Luciano: I think in general, we focus a lot here on the compute cost itself. And it's definitely the biggest chunk of the cost when you run ECS workloads. Of course, when you run ECS workloads, you will have additional cost coming from your logs, your metrics, data transfer, disk I/O, and we can even extend that if you're using databases, probably how you interact with the database, how much data do you store and so on, and the cost of, I don't know whether it's Dynamo or RDS.

So in general, it's very hard to make just cost optimization only looking at the compute itself. So I would suggest to expand a little bit the horizon there and see if there are other opportunities for cost optimization. For instance, maybe you can reduce the retention of logs if you are storing logs indefinitely. You can put a retention time, or if you have some retention time that is very high, maybe you can reduce that and that can give you significant cost saving almost immediately with a very small change.

So I guess the suggestion there is try to look for opportunities to do cost saving, not just outside the realm of ECS itself, but just looking at what else ECS is kind of forcing you to use because you need to run very specific workloads. And there are some other tools that we might want to recommend there just to have other ideas on where there can be opportunities to save cost. One is the Fargate Right Sizing Dashboard, which basically is a tool that you can just deploy in your own account and use as container insights metrics to identify if there is any waste or optimization opportunities.

So we will have the link in the show notes, but again, it's just something you can decide to deploy in your own account and use it as an additional tool to get more visibility. And similarly, there is a tool already in AWS, in AWS Cost Explorer specifically, that is something that can give you a recommendation for right sizing EC2 instances. So something that you can just have a look at if you're using a lot of EC2 instances to back your ECS and just make sure that those instances are actually used well enough.

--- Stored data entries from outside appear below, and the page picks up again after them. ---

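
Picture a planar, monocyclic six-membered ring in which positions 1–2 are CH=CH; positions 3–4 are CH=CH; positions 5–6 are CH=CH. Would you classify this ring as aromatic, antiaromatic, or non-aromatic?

Aromatic

Check conjugation: every atom in a ring double bond is sp² and brings one electron to the p orbital — every position has a p orbital, so the cyclic π system is continuous.
Adding the contributions, 3 × 2 = 6 from the 3 double-bond units.
With 6 π electrons (n = 1), the Hückel 4n+2 condition holds.
(The species described is benzene.)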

Maybe you can just get away with a smaller instance or just a different kind of instance. So that's everything we have for today. And because this is a very big topic and I think cost optimization, as you say, is a little bit nebulous. It's a little bit of an art. We would be really curious to know if you have other tricks that you learned along the way. Please share them with us and we'll be sure to share them on Twitter, on YouTube or in a next future episode. And this is definitely a topic where you never learn enough. You always need to discover something new. So I think it's very, very important that as a community, we keep sharing what we learn so we can all learn from each other. So thank you very much for being with us today. I hope you found this informative and we look forward to seeing you in the next episode. Bye.